4. Check the option Regular expression and All open files, and click Replace all to get all the files ready for you to do your desired "nuisances-free" concordances.

The same applies to BROWN corpus.

Good luck!

thanks a lot, laohong, dr xiao! you both are the first to come to the rescue of every c-pal with detailed explanations and professional expertise! happy labor day holiday to you both and other administrators!

miaoyong@hotmail.com · 2008-05-01

回复: 请问检索LOB和BROWN语料库时怎么去掉行号和标记

maybe lob and brow are not "clear" material-- many tags have been inserted already-- so you can search on line to down load the software that are developed for lob-- these soft can search these text effectively
.
so is the case of brown

frankfrank1985 · 2008-05-02

回复: 请问检索LOB和BROWN语料库时怎么去掉行号和标记

Thank you so much. Is there software specifically designed for lob and brown?

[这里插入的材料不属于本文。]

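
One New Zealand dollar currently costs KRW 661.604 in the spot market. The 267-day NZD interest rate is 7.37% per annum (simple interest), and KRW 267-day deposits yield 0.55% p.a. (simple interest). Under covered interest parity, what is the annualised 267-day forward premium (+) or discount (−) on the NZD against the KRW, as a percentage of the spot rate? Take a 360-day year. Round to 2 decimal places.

-6.47%

T = 267/360 years.
F = S · g_KRW/g_NZD = 661.604 × 1.0040792/1.0546608 = 629.873429.
(F − S)/S ÷ T = (629.873429 − 661.604)/661.604/(267/360) = -0.064665 → -6.47%.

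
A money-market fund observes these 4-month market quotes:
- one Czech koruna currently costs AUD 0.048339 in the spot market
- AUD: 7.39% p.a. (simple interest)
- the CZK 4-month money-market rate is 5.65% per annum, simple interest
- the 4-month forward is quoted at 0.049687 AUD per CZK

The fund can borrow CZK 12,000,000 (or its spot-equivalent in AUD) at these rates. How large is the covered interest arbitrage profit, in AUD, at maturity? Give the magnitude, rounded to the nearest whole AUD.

AUD 13,116

T = 4/12 years.
Route A — deposit CZK, sell forward: 12,000,000 × 1.01883333 × 0.049687 = AUD 607,473.26.
Route B — convert at spot, deposit AUD: 12,000,000 × 0.048339 × 1.02463333 = AUD 594,357.01.
The quoted forward overvalues CZK, so borrow AUD, buy CZK at spot, deposit the CZK at 5.65%, and sell the proceeds forward at 0.049687.
Arbitrage profit = |607,473.26 − 594,357.01| = AUD 13,116.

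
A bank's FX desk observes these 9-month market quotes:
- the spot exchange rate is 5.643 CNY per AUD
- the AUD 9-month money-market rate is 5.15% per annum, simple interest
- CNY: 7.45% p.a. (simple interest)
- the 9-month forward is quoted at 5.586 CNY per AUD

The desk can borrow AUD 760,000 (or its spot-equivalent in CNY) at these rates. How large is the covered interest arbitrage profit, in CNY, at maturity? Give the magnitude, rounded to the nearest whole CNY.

T = 9/12 years.
Route A — deposit AUD, sell forward: 760,000 × 1.038625 × 5.586 = CNY 4,409,337.03.
Route B — convert at spot, deposit CNY: 760,000 × 5.643 × 1.055875 = CNY 4,528,310.00.
The quoted forward undervalues AUD, so borrow AUD, convert to CNY at spot, deposit the CNY at 7.45%, and buy AUD forward at 5.586 to cover the loan.
The gap between the two covered legs is CNY 118,973.

CNY 118,973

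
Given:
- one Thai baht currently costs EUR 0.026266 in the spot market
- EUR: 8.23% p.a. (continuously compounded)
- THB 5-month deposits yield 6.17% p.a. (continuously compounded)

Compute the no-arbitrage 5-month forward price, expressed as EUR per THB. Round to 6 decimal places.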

frankfrank1985 · 2008-05-02

回复: 请问检索LOB和BROWN语料库时怎么去掉行号和标记

^[a-z0-9]+[ ]+[0-9]+[ ]好像有点问题,结果不对啊

oscar3 · 2008-05-02

回复: 请问检索LOB和BROWN语料库时怎么去掉行号和标记

作者 frankfrank1985:
^[a-z0-9]+[ ]+[0-9]+[ ]好像有点问题,结果不对啊

用什么工具试的？我核实了一下，用EditPlus 2.31没有问题。

maggie0153 · 2008-05-03

回复: 请问检索LOB和BROWN语料库时怎么去掉行号和标记

问个问题。为什么editplus不支持
[*]，<*>, *不是代表所有的任意字符吗？而且*也是正则里的东东啊？
我的意思是我想去掉所有的
[*]，<*>。如果编写公式？？？我写
[*]，<*>,，发现无结果。

laohong · 2008-05-03

回复: 请问检索LOB和BROWN语料库时怎么去掉行号和标记

作者 maggie0153:
问个问题。为什么editplus不支持
[*]，<*>, *不是代表所有的任意字符吗？而且*也是正则里的东东啊？
我的意思是我想去掉所有的
[*]，<*>。如果编写公式？？？我写
[*]，<*>,，发现无结果。

请阅读 EditPlus 的帮助文件。

maggie0153 · 2008-05-03

回复: 请问检索LOB和BROWN语料库时怎么去掉行号和标记

作者 frankfrank1985:
^[a-z0-9]+[ ]+[0-9]+[ ]好像有点问题,结果不对啊

我觉得如果你的库中有大写字母的话前面应该这样写，对不

^[a-zA-Z0-9]...........

maggie0153 · 2008-05-03

回复: 请问检索LOB和BROWN语料库时怎么去掉行号和标记

作者 laohong:
请阅读 EditPlus 的帮助文件。

laohong 在啊。我马上去阅读。但您能不能指导下如果去掉所有的[]，<>这样的东西，公式如何编写？我昨天弄了老半天也没成功。谢谢了

而且发现brown的比较好处理，因为它的码都是出现在段落首！但如果象clec那样，在段落中间有码那？？

maggie0153 · 2008-05-03

回复: 请问检索LOB和BROWN语料库时怎么去掉行号和标记

其实很多检索软件都带了过滤功能，过滤后的结果就是没有码的，那样可以重新保存在txt吗？

laohong · 2008-05-03

回复: 请问检索LOB和BROWN语料库时怎么去掉行号和标记

作者 maggie0153:
我觉得如果你的库中有大写字母的话前面应该这样写，对不

^[a-zA-Z0-9]...........

没有必要，除非你选择“Case Sensitive”。

laohong · 2008-05-03

回复: 请问检索LOB和BROWN语料库时怎么去掉行号和标记

作者 maggie0153:
laohong 在啊。我马上去阅读。但您能不能指导下如果去掉所有的[]，<>这样的东西，公式如何编写？我昨天弄了老半天也没成功。谢谢了

而且发现brown的比较好处理，因为它的码都是出现在段落首！但如果象clec那样，在段落中间有码那？？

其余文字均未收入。